Regarding "Taking the battle to the terrorists" (June 7): The assumption by the Bush administration that modern technology and weaponry make preemptive strikes an option must be examined carefully. What will become of the international laws that have developed over many years? If we certify preemptive strikes, will Franklin D. Roosevelt's phrase, "a date which will live in infamy" be regarded as outmoded rhetoric?
When Japan struck at Pearl Harbor, and when Israel preemptively attacked Iraq's incipient nuclear plant with impunity, did they signal to the international community that suspicion, real or imagined, validates a first strike without warning? Are we to behave like the terrorists we condemn? Do we aid the erosion of diplomacy on the grounds that terrorists are without borders, without sovereignty, and therefore are legitimate first-strike targets? Certainly this is not the path we want to take.
Regarding "For real India-Pakistan dialogue" (June 10, Opinion): Robert M. Hathaway and Dennis Krux discuss holding talks between India and Pakistan to handle the nuclear threat hanging over Kashmir. I believe there may be a quicker way.

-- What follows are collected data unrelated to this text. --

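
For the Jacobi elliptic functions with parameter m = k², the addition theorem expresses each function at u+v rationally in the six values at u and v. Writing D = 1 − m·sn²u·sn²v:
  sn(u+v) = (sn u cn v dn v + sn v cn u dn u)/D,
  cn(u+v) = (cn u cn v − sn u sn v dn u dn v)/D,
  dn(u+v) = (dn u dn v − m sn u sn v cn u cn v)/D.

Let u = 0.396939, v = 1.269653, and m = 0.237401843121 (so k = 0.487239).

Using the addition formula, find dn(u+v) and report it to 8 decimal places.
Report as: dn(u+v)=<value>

dn(u+v)=0.87328459

sn u = 0.3843882980238635, cn u = 0.9231715097111248, dn u = 0.982304861913294
sn v = 0.9359764114590546, cn v = 0.3520627176970469, dn v = 0.8899571213535442
m = k² = 0.237401843121
D = 1 − m·sn²u·sn²v = 0.9692705908645494
dn(u+v) = (dn u·dn v − m·sn u·sn v·cn u·cn v)/D = 0.8464490719127412/0.9692705908645494 = 0.8732845914139864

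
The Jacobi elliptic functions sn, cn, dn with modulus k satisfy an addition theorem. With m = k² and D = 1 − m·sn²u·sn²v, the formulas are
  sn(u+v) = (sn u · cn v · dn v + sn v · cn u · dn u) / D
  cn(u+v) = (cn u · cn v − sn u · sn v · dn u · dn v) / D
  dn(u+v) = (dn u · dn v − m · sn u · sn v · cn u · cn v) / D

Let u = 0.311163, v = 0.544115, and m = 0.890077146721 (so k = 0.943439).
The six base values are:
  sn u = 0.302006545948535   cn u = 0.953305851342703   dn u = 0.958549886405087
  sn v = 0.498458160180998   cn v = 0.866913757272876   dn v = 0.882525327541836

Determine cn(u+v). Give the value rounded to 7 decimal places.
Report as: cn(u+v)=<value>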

The price of war all too often remains unconsidered. But there are simple questions we should be asking both India and Pakistan to consider. Who will pay for the rebuilding of their cities and infrastructure if these countries ignore warnings and engage in nuclear war? Who will pay the horrendous costs of caring for the wounded and feeding the armies of hungry, homeless, displaced civilians, and orphaned children?
We should warn both India and Pakistan that they will be on their own if they fail to heed the warnings of the world community and choose to inflict untold death and suffering on their people.
Anthony G. Gumbs
Glendale Heights, Ill.
Regarding "Videogames have special effect on adults" (June 10): My friends and I have had the videogame debate before, in which I express my concern that they spend too much time "gaming" and they claim it to be far better than passive television watching. Perhaps, but an activity being better than cable TV isn't really saying all that much.
My friends claim that gaming is a relaxing, harmless recreation and that people have played games for eons. True, but these games involved face-to-face interaction, social skills, and physical activity. And they didn't have the violent content so popular in videogames today.
Your article states that two hours of gaming per day equals one full month a year sitting at a console. That is way too much! What could possibly be learned that is of lasting value by gaming? Learn to play an instrument, take a bike ride, be a community volunteer. Real life is far richer than a box full of electronic fantasies.
Regarding "So, Americans can play soccer" (June 6): This article overlooked the success of the US women's soccer program. It began, "Note to the United States: Your national soccer team has finally arrived." What do you mean "arrived"? The women's team won the World Cup in 1999 and brought home the silver from the 2000 Olympics. But the US women's soccer team wasn't mentioned in any context. When they won the World Cup, I remember cover articles claiming that a new era not only in women's sports but in all sports was dawning. Now all that seems to have been forgotten.